Fußball-Trainer Christoph Daum und der Skandal mit dem Kokain
Der im sächsischen Zwickau geborene Christoph Daum kickt als aktiver Fußballer nie in einer Profi-Liga, prägt aber als Trainer über Jahrzehnte mit seinen Ideen, seinen Erfolgen und seiner Persönlichkeit den Fußball in Deutschland. Einmal will er seine Spieler über Glascherben laufen lassen (was alle seine Kicker ablehnen), ein anderes Mal drückt er der Mannschaft zur Motivation 40 Tausenderscheine in die Hand („Heute geht es um 40.000 Meisterschaftsprämie“). Aus dem Fast-Absteiger VfB Stuttgart formt er innerhalb von zwei Jahren einen Deutschen Meister. Erfolge feiert Christoph Daum aber auch außerhalb der Bundesrepublik. Nach dem Meistertitel mit Stuttgart (1992) wirkt er viele Jahre in der Türkei und in Österreich. Überall holt er Titel und Pokale.
Die Niederlagen des Fußball-Trainers Christoph Daum
Unvergessen sind aber auch seine bitteren Niederlagen. So muss er mit ansehen, wie Nationalspieler Michael Ballack am letzten Spieltag der Bundesliga-Saison 1999/2000 im Münchner Vorort Unterhaching den Ball ins eigene Tor grätscht und Leverkusen damit im letzten Moment den sicher geglaubten Meistertitel verspielt. Das Schmähwort „Vizekusen“ macht die Runde, und auf dem Spielfeld sitzen gestandene Fußballprofis, in Tränen aufgelöst. Nur einer bewahrt die Fassung und gibt sich kämpferisch: „In der Kabine ist eine Stimmung wie auf dem Zentralfriedhof von Chicago“, beschreibt Daum den Zustand seiner Mannschaft. „Du kannst hinfallen, aber du musst wieder aufstehen. Und wir stehen wieder auf.“
Christoph Daum war der wohl schillerndste und streitbarste Trainer der Bundesligageschichte. Anlässlich seines 70. Geburtstags sendete der Bezahlsender Sky 2023 eine aufwändige Dokumentation über den Außergewöhnlichen. Die TV-Doku („Daum – Triumphe & Skandale“) zeichnet die wichtigsten Karriere-Stationen des Ausnahme-Trainers nach. Und gewährt exklusive Einblicke in das Privatleben Daums.

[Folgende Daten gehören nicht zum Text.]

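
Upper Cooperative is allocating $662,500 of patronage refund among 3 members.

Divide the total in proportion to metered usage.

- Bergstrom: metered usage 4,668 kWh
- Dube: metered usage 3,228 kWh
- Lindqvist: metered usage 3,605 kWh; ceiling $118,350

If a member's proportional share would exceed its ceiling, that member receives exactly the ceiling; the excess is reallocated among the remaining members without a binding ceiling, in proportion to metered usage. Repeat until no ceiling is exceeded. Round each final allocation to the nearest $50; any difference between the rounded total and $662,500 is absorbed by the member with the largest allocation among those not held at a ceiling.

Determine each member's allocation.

Bergstrom: $321,700 | Dube: $222,450 | Lindqvist: $118,350

Metered usage total: 11,501.
Unconstrained shares: Bergstrom 268,894.01; Dube 185,944.70; Lindqvist 207,661.29.
Held at cap: Lindqvist ($118,350); balance $544,150 reallocated over remaining metered usage 7,896.
Shares after redistribution: Bergstrom 321,693.54 → $321,700; Dube 222,456.46 → $222,450.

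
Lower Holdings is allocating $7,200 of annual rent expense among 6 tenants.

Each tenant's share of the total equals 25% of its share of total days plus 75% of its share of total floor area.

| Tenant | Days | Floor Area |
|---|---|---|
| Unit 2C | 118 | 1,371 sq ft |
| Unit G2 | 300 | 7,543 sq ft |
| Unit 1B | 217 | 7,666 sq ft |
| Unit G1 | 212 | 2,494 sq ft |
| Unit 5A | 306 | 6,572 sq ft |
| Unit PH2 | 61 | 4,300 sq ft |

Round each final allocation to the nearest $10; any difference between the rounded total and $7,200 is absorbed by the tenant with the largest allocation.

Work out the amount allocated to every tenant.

Unit 2C: $420; Unit G2: $1,810; Unit 1B: $1,700; Unit G1: $760; Unit 5A: $1,640; Unit PH2: $870

Days total 1,214; floor area total 29,946.
Composite weights (25% days + 75% floor area): Unit 2C 0.0586; Unit G2 0.2507; Unit 1B 0.2367; Unit G1 0.1061; Unit 5A 0.2276; Unit PH2 0.1203.
Unrounded shares: Unit 2C 422.18; Unit G2 1,804.999; Unit 1B 1,704.11; Unit G1 764.06; Unit 5A 1,638.80; Unit PH2 865.84.
After rounding ($10): Unit 2C $420; Unit G2 $1,800; Unit 1B $1,700; Unit G1 $760; Unit 5A $1,640; Unit PH2 $870. Sum = $7,190.
Difference $7,200 − $7,190 = +$10 applied to largest allocation (Unit G2): Unit G2 becomes $1,810.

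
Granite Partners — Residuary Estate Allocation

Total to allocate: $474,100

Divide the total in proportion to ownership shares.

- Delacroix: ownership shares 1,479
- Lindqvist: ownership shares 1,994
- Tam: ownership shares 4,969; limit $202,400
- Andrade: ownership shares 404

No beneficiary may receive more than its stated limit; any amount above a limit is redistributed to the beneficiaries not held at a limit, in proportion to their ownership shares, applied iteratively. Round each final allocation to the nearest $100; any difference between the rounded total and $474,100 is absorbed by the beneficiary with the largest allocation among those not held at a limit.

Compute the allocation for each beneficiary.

Total ownership shares = 8,846.
Unconstrained shares: Delacroix 79,266.78; Lindqvist 106,868.12; Tam 266,312.79; Andrade 21,652.32.
Cap binds for Tam ($202,400); remaining pool $271,700 reallocated over remaining ownership shares 3,877.
Remaining shares: Delacroix 103,648.26 → $103,600; Lindqvist 139,739.44 → $139,700; Andrade 28,312.30 → $28,300.
Rounding difference +$100 applied to Lindqvist → $139,800.

Delacroix: $103,600 · Lindqvist: $139,800 · Tam: $202,400 · Andrade: $28,300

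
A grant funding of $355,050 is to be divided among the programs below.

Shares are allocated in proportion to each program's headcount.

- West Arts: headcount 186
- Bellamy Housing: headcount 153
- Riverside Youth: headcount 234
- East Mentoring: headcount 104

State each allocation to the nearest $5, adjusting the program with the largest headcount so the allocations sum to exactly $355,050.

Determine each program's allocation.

Total headcount = 677.
Pro-rata amounts: West Arts 186/677 × $355,050 = 97,546.97; Bellamy Housing 153/677 × $355,050 = 80,240.25; Riverside Youth 234/677 × $355,050 = 122,720.38; East Mentoring 104/677 × $355,050 = 54,542.39.
After rounding ($5): West Arts $97,545; Bellamy Housing $80,240; Riverside Youth $122,720; East Mentoring $54,540. Sum = $355,045.
Difference $355,050 − $355,045 = +$5 applied to largest headcount (Riverside Youth): Riverside Youth becomes $122,725.

West Arts: $97,545 | Bellamy Housing: $80,240 | Riverside Youth: $122,725 | East Mentoring: $54,540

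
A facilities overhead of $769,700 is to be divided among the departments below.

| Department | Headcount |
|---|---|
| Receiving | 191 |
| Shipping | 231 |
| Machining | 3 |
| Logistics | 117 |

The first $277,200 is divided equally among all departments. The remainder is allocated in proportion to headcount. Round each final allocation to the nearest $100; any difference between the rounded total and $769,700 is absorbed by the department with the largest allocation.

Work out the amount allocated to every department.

Receiving: $242,900 · Shipping: $279,200 · Machining: $72,000 · Logistics: $175,600

Equal tier: $277,200 ÷ 4 = $69,300 apiece.
Remainder $492,500 by headcount (total 542): Receiving 173,556.27 → $173,600; Shipping 209,903.14 → $209,900; Machining 2,726.01 → $2,700; Logistics 106,314.58 → $106,300.
Totals: Receiving $69,300 + $173,600 = $242,900; Shipping $69,300 + $209,900 = $279,200; Machining $69,300 + $2,700 = $72,000; Logistics $69,300 + $106,300 = $175,600.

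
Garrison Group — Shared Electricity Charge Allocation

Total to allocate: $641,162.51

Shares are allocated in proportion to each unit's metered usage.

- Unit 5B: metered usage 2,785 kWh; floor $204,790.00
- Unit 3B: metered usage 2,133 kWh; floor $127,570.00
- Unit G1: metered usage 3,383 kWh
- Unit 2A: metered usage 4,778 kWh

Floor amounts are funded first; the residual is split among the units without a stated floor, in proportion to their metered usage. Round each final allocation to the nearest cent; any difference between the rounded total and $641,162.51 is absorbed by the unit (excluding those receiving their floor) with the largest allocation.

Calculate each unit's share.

Unit 5B: $204,790.00; Unit 3B: $127,570.00; Unit G1: $128,008.69; Unit 2A: $180,793.82

Fund the minimums — Unit 5B $204,790.00; Unit 3B $127,570.00. Remaining pool $308,802.51.
Remaining pool split over remaining metered usage 8,161: Unit G1 128,008.6866 → $128,008.69; Unit 2A 180,793.8234 → $180,793.82.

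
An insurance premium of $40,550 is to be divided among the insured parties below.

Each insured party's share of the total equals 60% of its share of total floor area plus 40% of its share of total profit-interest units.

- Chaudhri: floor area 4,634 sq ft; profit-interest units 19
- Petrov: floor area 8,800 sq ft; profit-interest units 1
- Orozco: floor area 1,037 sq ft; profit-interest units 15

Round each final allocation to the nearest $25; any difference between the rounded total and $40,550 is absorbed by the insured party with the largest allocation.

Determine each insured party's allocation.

Chaudhri: $16,600 · Petrov: $15,250 · Orozco: $8,700

Totals — floor area 14,471, profit-interest units 35.
Combined weights (60% floor area + 40% profit-interest units): Chaudhri 0.4093; Petrov 0.3763; Orozco 0.2144.
Proportional shares: Chaudhri 16,596.26; Petrov 15,258.81; Orozco 8,694.93.
At nearest $25: Chaudhri $16,600; Petrov $15,250; Orozco $8,700. Sum = $40,550.
Rounded total matches; no reconciliation needed.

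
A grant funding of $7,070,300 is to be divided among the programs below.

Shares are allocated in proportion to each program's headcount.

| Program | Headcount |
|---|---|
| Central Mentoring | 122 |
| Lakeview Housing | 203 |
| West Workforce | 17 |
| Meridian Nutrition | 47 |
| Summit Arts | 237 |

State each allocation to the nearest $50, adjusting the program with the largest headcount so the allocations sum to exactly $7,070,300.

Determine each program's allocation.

Central Mentoring: $1,377,900; Lakeview Housing: $2,292,750; West Workforce: $192,000; Meridian Nutrition: $530,850; Summit Arts: $2,676,800

Total headcount = 626.
Raw shares: Central Mentoring 122/626 × $7,070,300 = 1,377,917.89; Lakeview Housing 203/626 × $7,070,300 = 2,292,765.02; West Workforce 17/626 × $7,070,300 = 192,004.95; Meridian Nutrition 47/626 × $7,070,300 = 530,837.22; Summit Arts 237/626 × $7,070,300 = 2,676,774.92.
At nearest $50: Central Mentoring $1,377,900; Lakeview Housing $2,292,750; West Workforce $192,000; Meridian Nutrition $530,850; Summit Arts $2,676,750. Sum = $7,070,250.
Difference $7,070,300 − $7,070,250 = +$50 applied to largest headcount (Summit Arts): Summit Arts becomes $2,676,800.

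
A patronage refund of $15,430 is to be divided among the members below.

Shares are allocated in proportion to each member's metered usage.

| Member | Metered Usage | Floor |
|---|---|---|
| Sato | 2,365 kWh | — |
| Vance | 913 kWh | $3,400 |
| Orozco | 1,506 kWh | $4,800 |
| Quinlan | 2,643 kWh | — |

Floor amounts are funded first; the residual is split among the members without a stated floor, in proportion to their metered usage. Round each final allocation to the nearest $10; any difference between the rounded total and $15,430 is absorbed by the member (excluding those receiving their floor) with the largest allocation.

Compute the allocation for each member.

Guaranteed amounts: Vance $3,400; Orozco $4,800. Balance $7,230.
Balance split over remaining metered usage 5,008: Sato 3,414.33 → $3,410; Quinlan 3,815.67 → $3,820.

Sato: $3,410 · Vance: $3,400 · Orozco: $4,800 · Quinlan: $3,820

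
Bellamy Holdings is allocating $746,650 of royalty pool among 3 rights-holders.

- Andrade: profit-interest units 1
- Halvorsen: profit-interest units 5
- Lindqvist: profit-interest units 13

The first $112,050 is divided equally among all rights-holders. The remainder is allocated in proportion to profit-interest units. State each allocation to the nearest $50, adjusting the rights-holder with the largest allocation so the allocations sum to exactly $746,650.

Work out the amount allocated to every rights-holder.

Equal tier: $112,050 ÷ 3 = $37,350 apiece.
Remainder $634,600 by profit-interest units (total 19): Andrade 33,400.00 → $33,400; Halvorsen 167,000.00 → $167,000; Lindqvist 434,200.00 → $434,200.
Totals: Andrade $37,350 + $33,400 = $70,750; Halvorsen $37,350 + $167,000 = $204,350; Lindqvist $37,350 + $434,200 = $471,550.

Andrade: $70,750 | Halvorsen: $204,350 | Lindqvist: $471,550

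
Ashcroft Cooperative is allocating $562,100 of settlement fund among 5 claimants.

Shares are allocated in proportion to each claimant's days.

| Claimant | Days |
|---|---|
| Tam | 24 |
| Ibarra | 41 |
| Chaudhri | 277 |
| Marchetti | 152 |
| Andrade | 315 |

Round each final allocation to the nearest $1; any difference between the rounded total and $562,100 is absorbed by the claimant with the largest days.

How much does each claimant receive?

Tam: $16,675; Ibarra: $28,487; Chaudhri: $192,462; Marchetti: $105,611; Andrade: $218,865

Days total: 24 + 41 + 277 + 152 + 315 = 809.
Unrounded shares: Tam 16,675.40; Ibarra 28,487.14; Chaudhri 192,461.93; Marchetti 105,610.88; Andrade 218,864.65.
Rounded to nearest $1: Tam $16,675; Ibarra $28,487; Chaudhri $192,462; Marchetti $105,611; Andrade $218,865. Sum = $562,100.
Sum already equals the total — no adjustment.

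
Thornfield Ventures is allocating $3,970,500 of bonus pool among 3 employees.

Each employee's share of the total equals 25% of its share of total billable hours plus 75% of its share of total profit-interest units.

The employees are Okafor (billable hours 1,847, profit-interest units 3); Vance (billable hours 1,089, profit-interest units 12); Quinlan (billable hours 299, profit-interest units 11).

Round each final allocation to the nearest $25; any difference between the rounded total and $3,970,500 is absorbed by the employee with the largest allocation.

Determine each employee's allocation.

Billable hours total 3,235; profit-interest units total 26.
Combined weights (25% billable hours + 75% profit-interest units): Okafor 0.2293; Vance 0.4303; Quinlan 0.3404.
Proportional shares: Okafor 910,333.07; Vance 1,708,551.80; Quinlan 1,351,615.13.
After rounding ($25): Okafor $910,325; Vance $1,708,550; Quinlan $1,351,625. Sum = $3,970,500.
No rounding difference to absorb.

Okafor: $910,325 | Vance: $1,708,550 | Quinlan: $1,351,625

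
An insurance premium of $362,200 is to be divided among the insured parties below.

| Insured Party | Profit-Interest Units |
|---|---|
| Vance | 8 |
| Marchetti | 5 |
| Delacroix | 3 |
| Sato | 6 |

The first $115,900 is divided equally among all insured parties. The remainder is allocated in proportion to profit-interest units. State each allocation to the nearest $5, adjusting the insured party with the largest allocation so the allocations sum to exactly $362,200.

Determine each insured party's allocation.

$115,900 shared equally gives $28,975 per insured party.
Remainder $246,300 by profit-interest units (total 22): Vance 89,563.64 → $89,565; Marchetti 55,977.27 → $55,975; Delacroix 33,586.36 → $33,585; Sato 67,172.73 → $67,175.
Totals: Vance $28,975 + $89,565 = $118,540; Marchetti $28,975 + $55,975 = $84,950; Delacroix $28,975 + $33,585 = $62,560; Sato $28,975 + $67,175 = $96,150.

Vance: $118,540 | Marchetti: $84,950 | Delacroix: $62,560 | Sato: $96,150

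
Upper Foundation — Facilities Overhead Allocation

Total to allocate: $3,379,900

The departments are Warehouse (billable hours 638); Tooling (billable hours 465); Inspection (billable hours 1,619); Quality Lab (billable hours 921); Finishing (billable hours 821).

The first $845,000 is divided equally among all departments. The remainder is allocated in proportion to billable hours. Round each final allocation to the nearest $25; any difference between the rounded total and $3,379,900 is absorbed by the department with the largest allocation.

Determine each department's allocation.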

Christoph Daums Kampf gegen den Krebs
Im Oktober letzten Jahres feierte Christoph Daum seinen 70. Geburtstag. Und musste sich in den letzten drei Jahren seines Lebens seinem größten Gegner stellen. Der einstige Meistercoach war an Lungenkrebs erkrankt. Nach mehr als 20 Chemotherapien hatte Daum zuletzt dennoch Hoffnung: „Die Therapien zeigen positive Wirkung, die Krebszellen gehen leicht zurück“, so der 70-Jährige. So kam es im letzten Jahr auch zum Aufeinandertreffen mit seinem ewigen Rivalen Uli Hoeneß. Und zur Aussöhnung der beiden Alphatiere. Daum über die Begegnung mit dem einstigen Erzfeind: „Wir haben beide viel gelernt. Er sagte mir: Nur zwei große Persönlichkeiten können sich so bekämpfen. Dieser Satz hat mich sehr berührt.“
Christoph Daum ist am Samstag seinem Krebsleiden erlegen. Mit ihm verliert der deutsche Fußball vielleicht seine schillerndste Persönlichkeit. In jedem Fall aber einen außergewöhnlichen Trainer, der nicht nur die Bundesliga mit seinen Sprüchen, seinen Ideen und seinem Mut geprägt hat.